Answer
The values of the functions are as follows:
$f+g=\sqrt{x}+x-5,f-g=\sqrt{x}-x+5,fg=\sqrt{x}\left( x-5 \right)\ $ and $\frac{f}{g}=\frac{\sqrt{x}}{x-5}$.
The domain of the functions $f+g,f-g$ , and $fg$ is $\left[ 0,\infty \right)$ and that of $\frac{f}{g}$ is $\left[ 0,5 \right)\cup \left( 5,\infty \right)$.
Work Step by Step
Calculate the value of $f+g$ as shown below to get:
$\begin{align}
& f+g=f\left( x \right)+g\left( x \right) \\
& =\sqrt{x}+x-5\ \
\end{align}$
Calculate the value of $f-g$ as shown below to get:
$\begin{align}
& f-g=f\left( x \right)-g\left( x \right) \\
& =\sqrt{x}-x+5
\end{align}$
Calculate the value of $fg$ as shown below to get:
$\begin{align}
& fg=f\left( x \right)g\left( x \right) \\
& =\sqrt{x}\left( x-5 \right)
\end{align}$
Calculate the value of $\frac{f}{g}$ as shown below to get:
$\begin{align}
& \frac{f}{g}=\frac{f\left( x \right)}{g\left( x \right)} \\
& =\frac{\sqrt{x}}{x-5}
\end{align}$
In the function $f\left( x \right)=\sqrt{x}$, only positive numbers have square roots that are real numbers, so the expression under the square root sign, $x$ , must be positive. Therefore, $\begin{align}
& \sqrt{x}\ge 0 \\
& \ \ x\ge 0
\end{align}$
If the function $\frac{f}{g}$ has division by zero, then it will be undefined. So, put the denominator $x-5$ equal to zero.
$\begin{align}
& x-5=0 \\
& x=5
\end{align}$
This implies that $x=0$ and $x=5$.
Now, the domain of the function $\frac{f}{g}$ is all the real numbers except 0 and 5.

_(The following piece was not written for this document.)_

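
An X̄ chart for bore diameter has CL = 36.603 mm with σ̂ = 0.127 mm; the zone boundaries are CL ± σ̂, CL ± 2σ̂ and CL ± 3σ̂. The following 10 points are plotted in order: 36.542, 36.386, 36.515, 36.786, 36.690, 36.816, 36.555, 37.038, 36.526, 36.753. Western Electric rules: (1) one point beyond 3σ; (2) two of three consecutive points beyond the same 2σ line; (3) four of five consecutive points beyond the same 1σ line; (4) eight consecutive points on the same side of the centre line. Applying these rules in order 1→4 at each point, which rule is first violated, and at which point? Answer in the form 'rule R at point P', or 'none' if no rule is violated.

rule 1 at point 8

Zone of each point (C = within 1σ̂, B = 1σ̂–2σ̂, A = 2σ̂–3σ̂, * = beyond 3σ̂; sign = side of CL): 1:-C, 2:-B, 3:-C, 4:+B, 5:+C, 6:+B, 7:-C, 8:+*, 9:-C, 10:+B
Rule 1 (one point beyond the 3σ limits) is satisfied at point 8.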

Therefore, the domain of $\frac{f}{g}$ is $\left[ 0,5 \right)\cup \left( 5,\infty \right)$.
The functions $f+g,f-g,fg$ do not involve any division and do not contain even roots, so the domain of the functions $f+g,f-g,fg$ is the set of real numbers -- that is, $\left[ 0,\infty \right)$.